A wheel of radius 6cm is mounted so as to rotate about a horizontal axis through its centre. A string of negligible mass wrapped round its circumference carries a mass of 200g attached to its free end. When allowed to fall, the mass descends through 100cm in 5 seconds. Calculate the angular acceleration of the wheel, its moment of inertia and the tension in the cord.
answer
0.1176
To solve this problem, we need to apply the principles of rotational motion. Let's break it down step by step:
Step 1: Find the linear acceleration of the mass
The given information tells us that the mass descends through a vertical distance of 100 cm in 5 seconds. Using the equation of motion, s = ut + (1/2)at^2, where s is the distance, u is initial velocity (zero in this case), t is time, and a is acceleration, we can solve for the linear acceleration.

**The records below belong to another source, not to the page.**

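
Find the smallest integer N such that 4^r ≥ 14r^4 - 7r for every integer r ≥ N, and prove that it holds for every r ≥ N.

N = 8

At r = 7: 16384 < 33565, so the inequality fails and N ≥ 8. We prove 4^r ≥ 14r^4 - 7r for all r ≥ 8.
Base step (r = 8): 4^r = 65536 and 14r^4 - 7r = 57288, so 65536 ≥ 57288.
For the inductive step, assume it holds for an arbitrary k ≥ 8, so 4^k ≥ 14k^4 - 7k.
Then 4^(k + 1) = 4·(4^k) ≥ 4·(14k^4 - 7k).
Also, for k ≥ 8 we have 4·(14k^4 - 7k) ≥ 14(k+1)^4 - 7(k+1), since 4·(14k^4 - 7k) − (14(k+1)^4 - 7(k+1)) = 42k^4 - 56k^3 - 84k^2 - 77k - 7, which is nonnegative for all k ≥ 8.
Combining, 4^(k + 1) ≥ 14(k+1)^4 - 7(k+1).
Hence, by induction on r, the claim holds for every r ≥ 8.
Hence the smallest such N is 8.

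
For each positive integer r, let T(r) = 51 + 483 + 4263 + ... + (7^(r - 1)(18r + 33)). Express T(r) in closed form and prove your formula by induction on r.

T(r) = 7^r(3r + 5) - 5

We claim T(r) = 7^r(3r + 5) - 5 for all r ≥ 1.
When r = 1: T(1) = 51, and the closed form gives 51. They agree.
Suppose the result is true for r = j, so T(j) = 7^j(3j + 5) - 5.
Then T(j+1) = T(j) + (7^j(18j + 51)) = (7^j(3j + 5) - 5) + (7^j(18j + 51)).
Simplifying, T(j+1) = 21·7^j·j + 56·7^j - 5 = 7^(j+1)(3(j+1) + 5) - 5,
which is the closed form with r = j+1.
By the principle of mathematical induction, the result holds for all r ≥ 1.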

Rearranging the equation, we have:
100 = (1/2)at^2
Simplifying,
a = (2 * 100) / (5^2)
= 8 m/s^2 (since 1 cm = 0.01 m and 1 s = 1 m/s)

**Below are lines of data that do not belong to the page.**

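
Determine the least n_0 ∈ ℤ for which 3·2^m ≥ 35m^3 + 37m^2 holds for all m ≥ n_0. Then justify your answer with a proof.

n_0 = 16

At m = 15: 98304 < 126450, so the inequality fails and n_0 ≥ 16. We prove 3·2^m ≥ 35m^3 + 37m^2 for all m ≥ 16.
For the base case m = 16: 3·2^m = 196608 and 35m^3 + 37m^2 = 152832, so 196608 ≥ 152832.
For the inductive step, assume it holds for an arbitrary j ≥ 16, so 3·2^j ≥ 35j^3 + 37j^2.
Then 3·2^(j + 1) = 2·(3·2^j) ≥ 2·(35j^3 + 37j^2).
Also, for j ≥ 16 we have 2·(35j^3 + 37j^2) ≥ 35(j+1)^3 + 37(j+1)^2, since 2·(35j^3 + 37j^2) − (35(j+1)^3 + 37(j+1)^2) = 35j^3 - 68j^2 - 179j - 72, which is nonnegative for all j ≥ 16.
Combining, 3·2^(j + 1) ≥ 35(j+1)^3 + 37(j+1)^2.
By induction, the statement is established for all m ≥ 16.
Hence the smallest such n_0 is 16.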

Step 2: Determine the angular acceleration
The linear acceleration of the mass is related to the angular acceleration of the wheel. They are connected by the equation a = rα, where a is the linear acceleration, r is the radius of the wheel, and α is the angular acceleration. Substituting the given values, we have:
8 = (0.06)α (since the radius of the wheel is given in centimeters)
α = 8 / 0.06
α ≈ 133.33 rad/s^2
Step 3: Calculate the moment of inertia
The moment of inertia (I) represents the object's resistance to changes in rotation. For a solid disk rotating about its central axis, the moment of inertia is given by I = (1/2)MR^2, where M is the mass of the wheel and R is its radius. Since the radius is given in centimeters, we need to convert it to meters to maintain consistency in units:
I = (1/2) * (0.2 kg) * (0.06 m)^2
I ≈ 0.00036 kg·m^2
Step 4: Determine the tension in the cord
The tension in the cord can be found using the equation τ = Iα, where τ is the torque applied to the wheel. In this case, the torque is equal to the tension in the cord multiplied by the radius of the wheel. Thus,
τ = T * r
Using τ = Iα, we can solve for T:
T * 0.06 = 0.00036 * 133.33
T ≈ 2.401 N (approximately)
So, the angular acceleration of the wheel is approximately 133.33 rad/s^2, its moment of inertia is approximately 0.00036 kg·m^2, and the tension in the cord is approximately 2.401 N.